Ils étaient déjà réunis à Colomna au nombre de cinquante, tant soldats qu’officiers, lorsqu’ils reçurent l’ordre de se mettre en route pour Tombow. À l’air affligé que prit l’aide de camp russe, en apportant cette nouvelle aux deux infortunés amis, ils devinèrent une partie des mauvais traitements qu’ils allaient avoir à supporter. Cependant ils étaient mis sous la garde d’un jeune prince, qui, élevé dans la cour d’un souverain poli et affable, ne devait pas ignorer les égards dus à la bravoure et au malheur.

Mais cet élégant Tartare, si galant avec les femmes, plus que doux avec ses égaux, était l’homme le plus dur envers ceux que son grade ou leur position lui soumettaient. Son premier acte d’autorité, en arrivant à Colomna, fut de faire fouiller les prisonniers, et de s’emparer des lettres et de l’argent dont ils étaient munis ; l’aide de camp, instruit de cette mesure, en prévint Léon, et lui dit :

— Remettez moi ce soir ce que vous voulez sauver de la perquisition de nos chefs ; je vous le rendrai demain cousu dans les manches de deux grosses pelisses qui vous aideront à braver notre climat ; car vous ne savez pas quel froid vous attend dans les plaines d’Oriembourg.

À ces mots, Théobald et Léon se regardèrent comme pour se confier leur attendrissement ; puis tendant la main à son jeune protecteur, Léon dit :

— Je vous devais déjà la vie, et je vous en devrai la consolation si vous pouvez me conserver le seul bien qui me reste.

Alors il lui remit un portefeuille contenant les lettres de sa mère, de sa sœur, et la boîte qui renfermait leurs deux portraits.
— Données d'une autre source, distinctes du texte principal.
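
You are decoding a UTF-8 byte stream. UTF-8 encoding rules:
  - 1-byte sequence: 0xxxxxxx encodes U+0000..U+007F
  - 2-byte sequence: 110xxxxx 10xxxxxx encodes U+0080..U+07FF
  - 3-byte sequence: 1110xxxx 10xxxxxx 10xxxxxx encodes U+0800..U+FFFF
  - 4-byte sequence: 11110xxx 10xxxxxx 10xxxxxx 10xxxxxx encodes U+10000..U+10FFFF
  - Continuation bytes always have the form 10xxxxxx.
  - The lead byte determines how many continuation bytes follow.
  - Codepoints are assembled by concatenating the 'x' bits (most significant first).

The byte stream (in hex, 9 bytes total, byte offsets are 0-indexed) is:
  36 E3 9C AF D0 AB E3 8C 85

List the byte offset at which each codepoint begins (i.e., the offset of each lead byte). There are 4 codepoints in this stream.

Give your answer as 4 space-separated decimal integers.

Byte[0]=36: 1-byte ASCII. cp=U+0036
Byte[1]=E3: 3-byte lead, need 2 cont bytes. acc=0x3
Byte[2]=9C: continuation. acc=(acc<<6)|0x1C=0xDC
Byte[3]=AF: continuation. acc=(acc<<6)|0x2F=0x372F
Completed: cp=U+372F (starts at byte 1)
Byte[4]=D0: 2-byte lead, need 1 cont bytes. acc=0x10
Byte[5]=AB: continuation. acc=(acc<<6)|0x2B=0x42B
Completed: cp=U+042B (starts at byte 4)
Byte[6]=E3: 3-byte lead, need 2 cont bytes. acc=0x3
Byte[7]=8C: continuation. acc=(acc<<6)|0x0C=0xCC
Byte[8]=85: continuation. acc=(acc<<6)|0x05=0x3305
Completed: cp=U+3305 (starts at byte 6)

Answer: 0 1 4 6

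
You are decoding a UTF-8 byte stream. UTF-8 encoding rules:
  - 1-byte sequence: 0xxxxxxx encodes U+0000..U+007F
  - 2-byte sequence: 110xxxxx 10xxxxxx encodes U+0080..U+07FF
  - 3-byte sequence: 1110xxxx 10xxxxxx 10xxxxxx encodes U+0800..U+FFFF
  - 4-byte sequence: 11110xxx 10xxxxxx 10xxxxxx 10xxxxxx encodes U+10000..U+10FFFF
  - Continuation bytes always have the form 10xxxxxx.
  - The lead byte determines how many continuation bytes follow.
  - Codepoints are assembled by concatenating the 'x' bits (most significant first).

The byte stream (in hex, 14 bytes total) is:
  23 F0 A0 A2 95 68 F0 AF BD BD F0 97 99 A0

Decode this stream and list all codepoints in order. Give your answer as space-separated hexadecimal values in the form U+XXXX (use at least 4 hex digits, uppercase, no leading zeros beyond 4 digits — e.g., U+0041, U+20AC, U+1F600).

Answer: U+0023 U+20895 U+0068 U+2FF7D U+17660

Derivation:
Byte[0]=23: 1-byte ASCII. cp=U+0023
Byte[1]=F0: 4-byte lead, need 3 cont bytes. acc=0x0
Byte[2]=A0: continuation. acc=(acc<<6)|0x20=0x20
Byte[3]=A2: continuation. acc=(acc<<6)|0x22=0x822
Byte[4]=95: continuation. acc=(acc<<6)|0x15=0x20895
Completed: cp=U+20895 (starts at byte 1)
Byte[5]=68: 1-byte ASCII. cp=U+0068
Byte[6]=F0: 4-byte lead, need 3 cont bytes. acc=0x0
Byte[7]=AF: continuation. acc=(acc<<6)|0x2F=0x2F
Byte[8]=BD: continuation. acc=(acc<<6)|0x3D=0xBFD
Byte[9]=BD: continuation. acc=(acc<<6)|0x3D=0x2FF7D
Completed: cp=U+2FF7D (starts at byte 6)
Byte[10]=F0: 4-byte lead, need 3 cont bytes. acc=0x0
Byte[11]=97: continuation. acc=(acc<<6)|0x17=0x17
Byte[12]=99: continuation. acc=(acc<<6)|0x19=0x5D9
Byte[13]=A0: continuation. acc=(acc<<6)|0x20=0x17660
Completed: cp=U+17660 (starts at byte 10)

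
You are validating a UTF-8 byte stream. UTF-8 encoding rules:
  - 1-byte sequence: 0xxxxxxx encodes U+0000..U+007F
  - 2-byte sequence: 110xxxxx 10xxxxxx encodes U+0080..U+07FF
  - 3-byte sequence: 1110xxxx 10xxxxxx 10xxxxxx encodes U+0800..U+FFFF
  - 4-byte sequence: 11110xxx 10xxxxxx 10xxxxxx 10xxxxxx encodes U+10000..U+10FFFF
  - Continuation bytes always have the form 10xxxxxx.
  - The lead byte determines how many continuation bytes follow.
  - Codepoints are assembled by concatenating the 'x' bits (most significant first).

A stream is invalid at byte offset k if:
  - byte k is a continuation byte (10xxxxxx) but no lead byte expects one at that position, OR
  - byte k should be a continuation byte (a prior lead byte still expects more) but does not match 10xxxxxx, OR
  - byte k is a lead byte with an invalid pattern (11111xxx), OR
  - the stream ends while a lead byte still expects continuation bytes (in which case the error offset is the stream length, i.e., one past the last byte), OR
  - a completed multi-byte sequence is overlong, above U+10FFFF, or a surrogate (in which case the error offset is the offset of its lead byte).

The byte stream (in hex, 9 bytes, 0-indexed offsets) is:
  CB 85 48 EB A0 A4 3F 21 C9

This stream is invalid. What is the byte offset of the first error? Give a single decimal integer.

Answer: 9

Derivation:
Byte[0]=CB: 2-byte lead, need 1 cont bytes. acc=0xB
Byte[1]=85: continuation. acc=(acc<<6)|0x05=0x2C5
Completed: cp=U+02C5 (starts at byte 0)
Byte[2]=48: 1-byte ASCII. cp=U+0048
Byte[3]=EB: 3-byte lead, need 2 cont bytes. acc=0xB
Byte[4]=A0: continuation. acc=(acc<<6)|0x20=0x2E0
Byte[5]=A4: continuation. acc=(acc<<6)|0x24=0xB824
Completed: cp=U+B824 (starts at byte 3)
Byte[6]=3F: 1-byte ASCII. cp=U+003F
Byte[7]=21: 1-byte ASCII. cp=U+0021
Byte[8]=C9: 2-byte lead, need 1 cont bytes. acc=0x9
Byte[9]: stream ended, expected continuation. INVALID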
Ce portefeuille précieux avait été apporté à Léon par l’auditeur chargé des dépêches du Conseil d’État, peu de jours avant le désastre de Moscou, et ces gages de la tendresse d’une mère, ce touchant souvenir lui devenaient aujourd’hui d’autant plus chers qu’il n’avait pas l’espoir d’en recevoir de longtemps de semblables.

Le lendemain, au moment de se mettre en route, le brave Nerskin, fidèle à sa promesse, vint embrasser ses deux prisonniers ; mais sans vouloir entendre les expressions de leur reconnaissance, il les conduisit dans la salle basse où leurs camarades d’infortune attendaient le signal du départ ; là un cosaque s’étant approché d’eux, leur jeta à chacun une pelisse sur les épaules, et s’enfuit en poussant un cri sauvage, qui témoignait sans doute la joie d’avoir gagné la récompense promise à son intelligence et à son zèle.